Every once in a while I will make a vegetarian meal.  When I do G usually asks “where’s the beef?”  Tonight, he did not ask.  *GASP*

These were super quick to make and amazingly cheap to make as well.  So it is a double thumbs up in my book. 

Crunchy Black Bean Tacos
(makes 8 tacos)

Ingredients:
2 cups canned black beans drained
1/2 cup minced red onion (G does NOT like onions but I sliced them so small he couldn’t even tell)
1 tsp. cumin
1 tsp. paprika
2 tbsp. chopped cilantro
6 ounces pepper jack cheese, grated
2 tbsp. olive oil
1 avocado, sliced
8 corn tortillas
Salsa
Sour Cream

Directions:

–  In a medium bowl, add beans along with red onion, cilantro, and spices. Lightly mash all of the ingredients together.

–  Grate your cheese and have it ready.

–  In a large, non-stick skillet add a 2  oil and heat over medium-high heat.  (I used my Cuisinart 5-n-1 Griddle and only had to use spray oil)

–  Add one corn tortilla at a time and let each get hot in the oil for a few seconds.

–  Then add about 1/4 cup of the bean filling to one half of the tortilla. Top with a sprinkle of grated cheese.

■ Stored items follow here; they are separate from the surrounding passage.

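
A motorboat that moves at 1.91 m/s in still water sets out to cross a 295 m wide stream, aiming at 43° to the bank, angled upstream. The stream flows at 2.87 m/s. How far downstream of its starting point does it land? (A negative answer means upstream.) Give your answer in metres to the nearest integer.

334 m

Perpendicular speed = 1.303 m/s; crossing time = 295 / 1.303 = 226.467 s.
Net downstream speed = 1.473 m/s.
Drift = 1.473 × 226.467 = 333.612 m (downstream).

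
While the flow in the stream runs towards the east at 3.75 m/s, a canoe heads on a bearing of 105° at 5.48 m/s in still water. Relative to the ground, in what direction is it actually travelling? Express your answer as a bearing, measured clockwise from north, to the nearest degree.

Taking east as x and north as y: velocity relative to the water = (5.293, -1.418) m/s; the water relative to ground = (3.750, 0.000) m/s.
Velocity relative to ground = (5.293, -1.418) + (3.750, 0.000) = (9.043, -1.418) m/s.
Bearing = atan2(9.04, -1.42) = 98.91° clockwise from north.

099°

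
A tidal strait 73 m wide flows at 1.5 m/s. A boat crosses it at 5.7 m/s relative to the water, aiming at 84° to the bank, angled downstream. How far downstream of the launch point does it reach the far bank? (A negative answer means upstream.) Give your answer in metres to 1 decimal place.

Perpendicular speed = 5.669 m/s; crossing time = 73 / 5.669 = 12.878 s.
Net downstream speed = 2.096 m/s.
Drift = 2.096 × 12.878 = 26.989 m (downstream).

27.0 m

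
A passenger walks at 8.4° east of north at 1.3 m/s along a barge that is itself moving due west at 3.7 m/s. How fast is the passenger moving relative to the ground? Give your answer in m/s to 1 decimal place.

Taking east as x and north as y: barge velocity = (-3.700, 0.000) m/s; passenger velocity relative to barge = (0.190, 1.286) m/s.
Velocity relative to ground = (-3.700, 0.000) + (0.190, 1.286) = (-3.510, 1.286) m/s.
Speed = |(-3.510, 1.286)| = 3.738 m/s.

3.7 m/s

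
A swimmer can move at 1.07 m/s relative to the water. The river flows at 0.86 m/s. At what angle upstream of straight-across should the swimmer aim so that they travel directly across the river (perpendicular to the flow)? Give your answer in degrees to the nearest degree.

To cancel the current, the upstream component of the swimmer's velocity must equal the flow: 1.07 sin θ = 0.86.
sin θ = 0.86 / 1.07 = 0.8037.
θ = arcsin(0.8037) = 53.489°.

53°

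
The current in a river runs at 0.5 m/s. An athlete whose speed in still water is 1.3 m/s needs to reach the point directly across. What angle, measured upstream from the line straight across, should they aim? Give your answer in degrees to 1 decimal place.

To cancel the current, the upstream component of the athlete's velocity must equal the flow: 1.3 sin θ = 0.5.
sin θ = 0.5 / 1.3 = 0.3846.
θ = arcsin(0.3846) = 22.620°.

22.6°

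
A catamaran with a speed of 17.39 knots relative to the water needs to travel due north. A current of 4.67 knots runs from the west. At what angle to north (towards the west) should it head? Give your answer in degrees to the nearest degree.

16°

The current pushes perpendicular to the desired track; the heading must have a component into the current equal to 4.67 knots: 17.39 sin θ = 4.67.
sin θ = 0.2685, so θ = 15.578°.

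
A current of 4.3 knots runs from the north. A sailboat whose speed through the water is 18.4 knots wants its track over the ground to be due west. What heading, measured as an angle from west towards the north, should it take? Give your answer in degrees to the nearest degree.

14°

The current pushes perpendicular to the desired track; the heading must have a component into the current equal to 4.3 knots: 18.4 sin θ = 4.3.
sin θ = 0.2337, so θ = 13.515°.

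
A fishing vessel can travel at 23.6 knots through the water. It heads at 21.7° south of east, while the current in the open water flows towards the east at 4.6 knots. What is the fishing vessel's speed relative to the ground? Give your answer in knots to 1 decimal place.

Taking east as x and north as y: velocity relative to the water = (21.928, -8.726) knots; the water relative to ground = (4.600, 0.000) knots.
Velocity relative to ground = (21.928, -8.726) + (4.600, 0.000) = (26.528, -8.726) knots.
Speed = |(26.528, -8.726)| = 27.926 knots.

27.9 knots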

–  Using a spatula, carefully fold the tortilla over so it forms a shell. Press down lightly on the tortilla so it holds its shape.

–  As the first tortilla cooks, move it to the side and do a second one. Depending on the size of your pan, you should be able to get 2 or 3 tacos at once. If you have a griddle you can do even more at once.

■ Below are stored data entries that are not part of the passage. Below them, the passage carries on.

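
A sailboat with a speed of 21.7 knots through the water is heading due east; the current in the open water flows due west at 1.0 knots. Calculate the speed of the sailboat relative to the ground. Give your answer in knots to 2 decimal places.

Taking east as x and north as y: velocity relative to the water = (21.700, 0.000) knots; the water relative to ground = (-1.000, 0.000) knots.
Velocity relative to ground = (21.700, 0.000) + (-1.000, 0.000) = (20.700, 0.000) knots.
Speed = |(20.700, 0.000)| = 20.700 knots.

20.70 knots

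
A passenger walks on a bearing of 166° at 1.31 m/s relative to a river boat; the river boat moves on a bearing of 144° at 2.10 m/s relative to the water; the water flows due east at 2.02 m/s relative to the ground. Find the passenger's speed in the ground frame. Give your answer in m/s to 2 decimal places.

4.64 m/s

In east/north components (m/s): passenger relative to river boat = (0.317, -1.271); river boat relative to water = (1.234, -1.699); water relative to ground = (2.020, 0.000).
Sum = (3.571, -2.970) m/s.
Speed = |(3.571, -2.970)| = 4.645 m/s.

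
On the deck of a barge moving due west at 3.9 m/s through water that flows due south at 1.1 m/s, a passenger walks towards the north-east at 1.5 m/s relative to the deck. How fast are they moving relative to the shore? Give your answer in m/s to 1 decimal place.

In east/north components (m/s): passenger relative to barge = (1.061, 1.061); barge relative to water = (-3.900, 0.000); water relative to ground = (0.000, -1.100).
Sum = (-2.839, -0.039) m/s.
Speed = |(-2.839, -0.039)| = 2.840 m/s.

2.8 m/s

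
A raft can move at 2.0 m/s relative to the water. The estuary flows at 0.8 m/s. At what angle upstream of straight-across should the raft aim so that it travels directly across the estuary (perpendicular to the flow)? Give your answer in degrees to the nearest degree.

24°

To cancel the current, the upstream component of the raft's velocity must equal the flow: 2.0 sin θ = 0.8.
sin θ = 0.8 / 2.0 = 0.4000.
θ = arcsin(0.4000) = 23.578°.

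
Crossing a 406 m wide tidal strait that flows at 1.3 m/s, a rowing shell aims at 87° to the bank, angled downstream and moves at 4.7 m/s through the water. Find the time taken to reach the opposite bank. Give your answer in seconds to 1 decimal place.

The component of the rowing shell's velocity perpendicular to the bank is 4.7 × sin 87° = 4.694 m/s.
The current is parallel to the bank, so it does not affect the crossing time.
Time = 406 / 4.694 = 86.502 s.

86.5 s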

–  Cook each taco for about 3 minutes per side until they are nicely browned and crispy.

–  When flipping the taco to cook on the other side, use a spatula and flip the taco toward the fold so the filling doesn’t fall out.

–  Serve tacos with toppings like salsa, avocados, and sour cream.

Ingredients

Ingredients

Cheeeeeeeeeeese

Before the fold

Before the fold

Thanks again to Endless Simmer and Cornerstone Cooking for this awesome recipe.